In committee meetings I've been in recently the new refrain I'm hearing/reading that has replaced "we need to support various hardware" is an even more stupid argument: if we make it so that these aren't UB then people will rely on the common behavior and write code that is incorrect on platforms that behave differently. e.g. instead of software that is always wrong on one platform, you make software that is semi-randomly wrong on all platforms (because whether or not a compiler removes UB in one case is dependent on compiler version, flags, inlining, etc and if any of those change then suddenly the same code you had yesterday has a security bug when shipped).
My favourite description of undefined behaviour. The poster is corrected later on in the thread about whether the specific operation discussed would invoke undefined behaviour, but the description of what happens when undefined behaviour occurs is gold:
https://groups.google.com/g/comp.lang.c/c/ZE2B2UorTtM/m/1ROv...
Joona I Palaste, 2001-01-19, comp.lang.c
This isn't about the post-increment operator, this is about the order
of evaluation of the operands.
Since you're modifying the value of i twice without a sequence point
in between, either of the two results are exactly as much "expected".
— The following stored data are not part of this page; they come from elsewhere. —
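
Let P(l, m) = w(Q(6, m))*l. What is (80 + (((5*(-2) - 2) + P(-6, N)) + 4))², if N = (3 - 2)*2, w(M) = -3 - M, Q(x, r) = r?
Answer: 10404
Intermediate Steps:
N = 2 (N = 1*2 = 2)
P(l, m) = l*(-3 - m) (P(l, m) = (-3 - m)*l = l*(-3 - m))
(80 + (((5*(-2) - 2) + P(-6, N)) + 4))² = (80 + (((5*(-2) - 2) - 1*(-6)*(3 + 2)) + 4))² = (80 + (((-10 - 2) - 1*(-6)*5) + 4))² = (80 + ((-12 + 30) + 4))² = (80 + (18 + 4))² = (80 + 22)² = 102² = 10404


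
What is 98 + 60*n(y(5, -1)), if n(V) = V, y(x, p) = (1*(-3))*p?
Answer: 278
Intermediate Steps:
y(x, p) = -3*p
98 + 60*n(y(5, -1)) = 98 + 60*(-3*(-1)) = 98 + 60*3 = 98 + 180 = 278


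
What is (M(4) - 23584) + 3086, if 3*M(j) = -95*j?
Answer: -61874/3 ≈ -20625.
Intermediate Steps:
M(j) = -95*j/3 (M(j) = (-95*j)/3 = -95*j/3)
(M(4) - 23584) + 3086 = (-95/3*4 - 23584) + 3086 = (-380/3 - 23584) + 3086 = -71132/3 + 3086 = -61874/3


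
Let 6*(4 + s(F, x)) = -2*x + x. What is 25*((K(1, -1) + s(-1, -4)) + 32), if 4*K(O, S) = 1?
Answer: 8675/12 ≈ 722.92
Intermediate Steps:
K(O, S) = ¼ (K(O, S) = (¼)*1 = ¼)
s(F, x) = -4 - x/6 (s(F, x) = -4 + (-2*x + x)/6 = -4 + (-x)/6 = -4 - x/6)
25*((K(1, -1) + s(-1, -4)) + 32) = 25*((¼ + (-4 - ⅙*(-4))) + 32) = 25*((¼ + (-4 + ⅔)) + 32) = 25*((¼ - 10/3) + 32) = 25*(-37/12 + 32) = 25*(347/12) = 8675/12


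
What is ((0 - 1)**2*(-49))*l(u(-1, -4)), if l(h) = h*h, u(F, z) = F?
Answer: -49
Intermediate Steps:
l(h) = h**2
((0 - 1)**2*(-49))*l(u(-1, -4)) = ((0 - 1)**2*(-49))*(-1)**2 = ((-1)**2*(-49))*1 = (1*(-49))*1 = -49*1 = -49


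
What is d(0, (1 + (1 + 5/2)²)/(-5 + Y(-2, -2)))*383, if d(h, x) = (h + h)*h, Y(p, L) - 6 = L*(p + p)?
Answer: 0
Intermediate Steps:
Y(p, L) = 6 + 2*L*p (Y(p, L) = 6 + L*(p + p) = 6 + L*(2*p) = 6 + 2*L*p)
d(h, x) = 2*h² (d(h, x) = (2*h)*h = 2*h²)
d(0, (1 + (1 + 5/2)²)/(-5 + Y(-2, -2)))*383 = (2*0²)*383 = (2*0)*383 = 0*383 = 0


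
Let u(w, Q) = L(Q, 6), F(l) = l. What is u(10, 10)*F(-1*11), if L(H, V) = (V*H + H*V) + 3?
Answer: -1353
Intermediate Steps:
L(H, V) = 3 + 2*H*V (L(H, V) = (H*V + H*V) + 3 = 2*H*V + 3 = 3 + 2*H*V)
u(w, Q) = 3 + 12*Q (u(w, Q) = 3 + 2*Q*6 = 3 + 12*Q)
u(10, 10)*F(-1*11) = (3 + 12*10)*(-1*11) = (3 + 120)*(-11) = 123*(-11) = -1353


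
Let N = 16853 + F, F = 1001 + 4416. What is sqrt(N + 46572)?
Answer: sqrt(68842) ≈ 262.38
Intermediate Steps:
F = 5417
N = 22270 (N = 16853 + 5417 = 22270)
sqrt(N + 46572) = sqrt(22270 + 46572) = sqrt(68842)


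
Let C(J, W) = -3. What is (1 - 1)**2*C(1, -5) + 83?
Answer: 83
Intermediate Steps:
(1 - 1)**2*C(1, -5) + 83 = (1 - 1)**2*(-3) + 83 = 0**2*(-3) + 83 = 0*(-3) + 83 = 0 + 83 = 83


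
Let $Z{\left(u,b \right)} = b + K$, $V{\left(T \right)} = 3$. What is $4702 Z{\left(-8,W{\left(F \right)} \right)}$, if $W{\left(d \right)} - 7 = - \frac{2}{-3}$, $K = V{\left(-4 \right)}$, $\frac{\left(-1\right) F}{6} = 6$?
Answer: $\frac{150464}{3} \approx 50155.0$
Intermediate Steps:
$F = -36$ ($F = \left(-6\right) 6 = -36$)
$K = 3$
$W{\left(d \right)} = \frac{23}{3}$ ($W{\left(d \right)} = 7 - \frac{2}{-3} = 7 - - \frac{2}{3} = 7 + \frac{2}{3} = \frac{23}{3}$)
$Z{\left(u,b \right)} = 3 + b$ ($Z{\left(u,b \right)} = b + 3 = 3 + b$)
$4702 Z{\left(-8,W{\left(F \right)} \right)} = 4702 \left(3 + \frac{23}{3}\right) = 4702 \cdot \frac{32}{3} = \frac{150464}{3}$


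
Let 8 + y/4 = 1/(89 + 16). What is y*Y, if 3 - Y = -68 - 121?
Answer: -214784/35 ≈ -6136.7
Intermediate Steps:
Y = 192 (Y = 3 - (-68 - 121) = 3 - 1*(-189) = 3 + 189 = 192)
y = -3356/105 (y = -32 + 4/(89 + 16) = -32 + 4/105 = -3356/105 ≈ -31.962)
y*Y = -3356/105*192 = -214784/35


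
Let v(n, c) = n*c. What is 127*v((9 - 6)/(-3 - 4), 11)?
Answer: -4191/7 ≈ -598.71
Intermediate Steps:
v(n, c) = c*n
127*v((9 - 6)/(-3 - 4), 11) = 127*(11*((9 - 6)/(-3 - 4))) = 127*(11*(3/(-7))) = 127*(11*(3*(-⅐))) = 127*(11*(-3/7)) = 127*(-33/7) = -4191/7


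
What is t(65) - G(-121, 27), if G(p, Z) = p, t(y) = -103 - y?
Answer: -47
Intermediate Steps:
t(65) - G(-121, 27) = (-103 - 1*65) - 1*(-121) = (-103 - 65) + 121 = -168 + 121 = -47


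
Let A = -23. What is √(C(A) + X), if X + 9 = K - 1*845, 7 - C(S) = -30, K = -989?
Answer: I*√1806 ≈ 42.497*I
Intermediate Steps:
C(S) = 37 (C(S) = 7 - 1*(-30) = 7 + 30 = 37)
X = -1843 (X = -9 + (-989 - 1*845) = -9 + (-989 - 845) = -9 - 1834 = -1843)
√(C(A) + X) = √(37 - 1843) = √(-1806) = I*√1806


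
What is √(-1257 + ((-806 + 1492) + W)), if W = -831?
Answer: I*√1402 ≈ 37.443*I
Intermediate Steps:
√(-1257 + ((-806 + 1492) + W)) = √(-1257 + ((-806 + 1492) - 831)) = √(-1257 + (686 - 831)) = √(-1257 - 145) = √(-1402) = I*√1402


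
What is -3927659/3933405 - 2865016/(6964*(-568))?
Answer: -533348894161/1944848501820 ≈ -0.27424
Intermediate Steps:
-3927659/3933405 - 2865016/(6964*(-568)) = -3927659*1/3933405 - 2865016/(-3955552) = -3927659/3933405 - 2865016*(-1/3955552) = -3927659/3933405 + 358127/494444 = -533348894161/1944848501820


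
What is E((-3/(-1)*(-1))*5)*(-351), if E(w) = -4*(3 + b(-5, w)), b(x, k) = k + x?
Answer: -23868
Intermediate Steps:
E(w) = 8 - 4*w (E(w) = -4*(3 + (w - 5)) = -4*(3 + (-5 + w)) = -4*(-2 + w) = 8 - 4*w)
E((-3/(-1)*(-1))*5)*(-351) = (8 - 4*-3/(-1)*(-1)*5)*(-351) = (8 - 4*-3*(-1)*(-1)*5)*(-351) = (8 - 4*3*(-1)*5)*(-351) = (8 - (-12)*5)*(-351) = (8 - 4*(-15))*(-351) = (8 + 60)*(-351) = 68*(-351) = -23868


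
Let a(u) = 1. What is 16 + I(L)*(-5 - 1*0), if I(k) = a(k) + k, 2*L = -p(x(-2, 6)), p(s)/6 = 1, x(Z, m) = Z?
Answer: 26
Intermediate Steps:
p(s) = 6 (p(s) = 6*1 = 6)
L = -3 (L = (-1*6)/2 = (½)*(-6) = -3)
I(k) = 1 + k
16 + I(L)*(-5 - 1*0) = 16 + (1 - 3)*(-5 - 1*0) = 16 - 2*(-5 + 0) = 16 - 2*(-5) = 16 + 10 = 26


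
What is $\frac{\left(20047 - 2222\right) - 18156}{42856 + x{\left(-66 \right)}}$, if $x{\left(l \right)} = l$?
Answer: $- \frac{331}{42790} \approx -0.0077355$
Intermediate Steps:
$\frac{\left(20047 - 2222\right) - 18156}{42856 + x{\left(-66 \right)}} = \frac{\left(20047 - 2222\right) - 18156}{42856 - 66} = \frac{17825 - 18156}{42790} = \left(17825 - 18156\right) \frac{1}{42790} = \left(-331\right) \frac{1}{42790} = - \frac{331}{42790}$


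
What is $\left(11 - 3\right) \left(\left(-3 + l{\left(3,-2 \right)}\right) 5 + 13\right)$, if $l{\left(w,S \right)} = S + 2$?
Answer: $-16$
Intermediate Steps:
$l{\left(w,S \right)} = 2 + S$
$\left(11 - 3\right) \left(\left(-3 + l{\left(3,-2 \right)}\right) 5 + 13\right) = \left(11 - 3\right) \left(\left(-3 + \left(2 - 2\right)\right) 5 + 13\right) = 8 \left(\left(-3 + 0\right) 5 + 13\right) = 8 \left(\left(-3\right) 5 + 13\right) = 8 \left(-15 + 13\right) = 8 \left(-2\right) = -16$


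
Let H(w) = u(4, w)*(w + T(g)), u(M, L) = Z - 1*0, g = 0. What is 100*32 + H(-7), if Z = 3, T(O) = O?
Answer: 3179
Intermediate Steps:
u(M, L) = 3 (u(M, L) = 3 - 1*0 = 3 + 0 = 3)
H(w) = 3*w (H(w) = 3*(w + 0) = 3*w)
100*32 + H(-7) = 100*32 + 3*(-7) = 3200 - 21 = 3179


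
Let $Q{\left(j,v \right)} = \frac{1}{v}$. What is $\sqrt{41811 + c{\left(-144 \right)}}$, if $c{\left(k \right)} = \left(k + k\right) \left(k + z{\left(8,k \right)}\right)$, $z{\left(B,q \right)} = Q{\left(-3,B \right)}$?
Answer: $\sqrt{83247} \approx 288.53$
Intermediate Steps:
$z{\left(B,q \right)} = \frac{1}{B}$
$c{\left(k \right)} = 2 k \left(\frac{1}{8} + k\right)$ ($c{\left(k \right)} = \left(k + k\right) \left(k + \frac{1}{8}\right) = 2 k \left(k + \frac{1}{8}\right) = 2 k \left(\frac{1}{8} + k\right)$)
$\sqrt{41811 + c{\left(-144 \right)}} = \sqrt{41811 + \frac{1}{4} \left(-144\right) \left(1 + 8 \left(-144\right)\right)} = \sqrt{41811 + \frac{1}{4} \left(-144\right) \left(1 - 1152\right)} = \sqrt{41811 + \frac{1}{4} \left(-144\right) \left(-1151\right)} = \sqrt{41811 + 41436} = \sqrt{83247}$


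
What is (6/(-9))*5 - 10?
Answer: -40/3 ≈ -13.333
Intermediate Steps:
(6/(-9))*5 - 10 = (6*(-1/9))*5 - 10 = -2/3*5 - 10 = -10/3 - 10 = -40/3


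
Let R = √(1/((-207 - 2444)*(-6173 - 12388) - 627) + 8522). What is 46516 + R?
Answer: 46516 + √7075630397862026/911196 ≈ 46608.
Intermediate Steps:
R = √7075630397862026/911196 (R = √(1/(-2651*(-18561) - 627) + 8522) = √(1/(49205211 - 627) + 8522) = √(1/49204584 + 8522) = √(419321464849/49204584) = √7075630397862026/911196 ≈ 92.315)
46516 + R = 46516 + √7075630397862026/911196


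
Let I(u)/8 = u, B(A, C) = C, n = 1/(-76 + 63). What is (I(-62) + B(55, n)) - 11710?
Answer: -158679/13 ≈ -12206.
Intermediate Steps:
n = -1/13 (n = 1/(-13) = -1/13 ≈ -0.076923)
I(u) = 8*u
(I(-62) + B(55, n)) - 11710 = (8*(-62) - 1/13) - 11710 = (-496 - 1/13) - 11710 = -6449/13 - 11710 = -158679/13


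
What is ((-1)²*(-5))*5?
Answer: -25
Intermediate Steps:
((-1)²*(-5))*5 = (1*(-5))*5 = -5*5 = -25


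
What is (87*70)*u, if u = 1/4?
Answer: 3045/2 ≈ 1522.5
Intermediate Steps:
u = ¼ ≈ 0.25000
(87*70)*u = (87*70)*(¼) = 6090*(¼) = 3045/2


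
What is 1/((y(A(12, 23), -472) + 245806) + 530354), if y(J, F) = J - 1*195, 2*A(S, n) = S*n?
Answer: 1/776103 ≈ 1.2885e-6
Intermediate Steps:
A(S, n) = S*n/2 (A(S, n) = (S*n)/2 = S*n/2)
y(J, F) = -195 + J (y(J, F) = J - 195 = -195 + J)
1/((y(A(12, 23), -472) + 245806) + 530354) = 1/(((-195 + (1/2)*12*23) + 245806) + 530354) = 1/(((-195 + 138) + 245806) + 530354) = 1/((-57 + 245806) + 530354) = 1/(245749 + 530354) = 1/776103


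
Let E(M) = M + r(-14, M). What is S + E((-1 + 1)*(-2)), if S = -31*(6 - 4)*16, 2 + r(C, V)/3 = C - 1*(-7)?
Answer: -1019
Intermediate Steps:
r(C, V) = 15 + 3*C (r(C, V) = -6 + 3*(C - 1*(-7)) = -6 + 3*(C + 7) = -6 + 3*(7 + C) = -6 + (21 + 3*C) = 15 + 3*C)
E(M) = -27 + M (E(M) = M + (15 + 3*(-14)) = M + (15 - 42) = M - 27 = -27 + M)
S = -992 (S = -31*2*16 = -62*16 = -992)
S + E((-1 + 1)*(-2)) = -992 + (-27 + (-1 + 1)*(-2)) = -992 + (-27 + 0*(-2)) = -992 + (-27 + 0) = -992 - 27 = -1019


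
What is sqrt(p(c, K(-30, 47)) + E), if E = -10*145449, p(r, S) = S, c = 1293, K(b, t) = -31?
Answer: I*sqrt(1454521) ≈ 1206.0*I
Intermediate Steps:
E = -1454490
sqrt(p(c, K(-30, 47)) + E) = sqrt(-31 - 1454490) = sqrt(-1454521) = I*sqrt(1454521)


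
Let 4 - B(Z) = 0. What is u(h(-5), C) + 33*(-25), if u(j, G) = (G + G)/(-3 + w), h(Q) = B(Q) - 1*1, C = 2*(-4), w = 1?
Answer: -817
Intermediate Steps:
B(Z) = 4 (B(Z) = 4 - 1*0 = 4 + 0 = 4)
C = -8
h(Q) = 3 (h(Q) = 4 - 1*1 = 4 - 1 = 3)
u(j, G) = -G (u(j, G) = (G + G)/(-3 + 1) = (2*G)/(-2) = (2*G)*(-½) = -G)
u(h(-5), C) + 33*(-25) = -1*(-8) + 33*(-25) = 8 - 825 = -817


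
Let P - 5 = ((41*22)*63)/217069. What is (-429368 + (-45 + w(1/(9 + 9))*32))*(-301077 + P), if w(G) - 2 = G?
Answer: 252533479340330750/1953621 ≈ 1.2926e+11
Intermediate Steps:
w(G) = 2 + G
P = 1142171/217069 (P = 5 + ((41*22)*63)/217069 = 5 + (902*63)*(1/217069) = 5 + 56826*(1/217069) = 5 + 56826/217069 = 1142171/217069 ≈ 5.2618)
(-429368 + (-45 + w(1/(9 + 9))*32))*(-301077 + P) = (-429368 + (-45 + (2 + 1/(9 + 9))*32))*(-301077 + 1142171/217069) = (-429368 + (-45 + (2 + 1/18)*32))*(-65353341142/217069) = (-429368 + (-45 + (37/18)*32))*(-65353341142/217069) = (-429368 + (-45 + 592/9))*(-65353341142/217069) = (-429368 + 187/9)*(-65353341142/217069) = -3864125/9*(-65353341142/217069) = 252533479340330750/1953621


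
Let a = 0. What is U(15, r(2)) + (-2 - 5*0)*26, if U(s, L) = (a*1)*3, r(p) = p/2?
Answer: -52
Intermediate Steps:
r(p) = p/2 (r(p) = p*(½) = p/2)
U(s, L) = 0 (U(s, L) = (0*1)*3 = 0*3 = 0)
U(15, r(2)) + (-2 - 5*0)*26 = 0 + (-2 - 5*0)*26 = 0 + (-2 + 0)*26 = 0 - 2*26 = 0 - 52 = -52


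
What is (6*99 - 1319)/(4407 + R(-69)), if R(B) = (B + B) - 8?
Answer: -725/4261 ≈ -0.17015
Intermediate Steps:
R(B) = -8 + 2*B (R(B) = 2*B - 8 = -8 + 2*B)
(6*99 - 1319)/(4407 + R(-69)) = (6*99 - 1319)/(4407 + (-8 + 2*(-69))) = (594 - 1319)/(4407 + (-8 - 138)) = -725/(4407 - 146) = -725/4261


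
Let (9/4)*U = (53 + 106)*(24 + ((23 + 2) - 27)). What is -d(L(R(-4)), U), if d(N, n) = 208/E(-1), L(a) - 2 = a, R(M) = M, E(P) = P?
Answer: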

Also, equally "expected" behaviour includes incrementing every
variable in the array, flipping all the bits in every variable in the
array, converting all instances of the text string "/usr" in memory
to "fsck", changing the colours of your screen to purple, calling the
police on your modem line and telling them you're being attacked by
a one-eyed Martian wielding a herring while singing "Hi ho, it's off
to work we go", and even weirder stuff.
So... what it all boils to... when writing your compiler, just flip
a coin and use the one of the two behaviours you listed that
corresponds with the coin's face.
Not the first discussion of this topic, by any means. In this case, I've tried to boil it down to the essential points a practical programmer needs to know, but the article still ended up longer than I initially aimed for.
Here's another interesting post if you want to delve further into an example of undefined behavior created by gcc optimization: https://thephd.dev/c-undefined-behavior-and-the-sledgehammer....
Also, this quote comes to mind: "C makes it easy to shoot yourself in the foot; C++ makes it harder, but when you do it blows your whole leg off": https://www.stroustrup.com/quotes.html
In the bit where he shows
void error(const char* msg);
int successor(int a) {
if (a + 1 < a) error("Integer overflow!");
return a + 1;
}
and says the if is compiled away at -O3, does any one know if it remains at any lower optimization level? I know some of the more aggressive optimizations intentionally ignore some checks, I don't know if that applies here. I found the -O3 odd for trying to help make his point, unless it doesn't work at -O2.I recommend reading the resources under https://en.cppreference.com/w/c/language/behavior#External_l... (–> External links).
I don't get it.
How can UB on double-free, use-after-free, dangling pointers, etc lead to optimizations?
Once again, I want to plead. At least have a Warning option to annotate any time undefined behavior is encountered by a compiler. The goal should be to promote optimizations to written code and improve code quality. Not just the result of one particular compiler.
I keep finding myself angry about the recent (some number of years) focus on C and C++'s undefined behavior. I have been writing C and C++ for 27 years, 16 years professionally, and despite all the scary implications, I do not understand why ANYONE cares. I do not get it. This is yet another article that goes on and on about nonsensical situations that are just shitty code. Integer overflow? Who cares? Unless you're targeting a specific compiler and architecture, it doesn't matter. C and C++ have footguns. Everyone knows that. Who cares?
I am anger commenting, because I'm just sick of this, but this article still says nothing to convince me that any of this matters.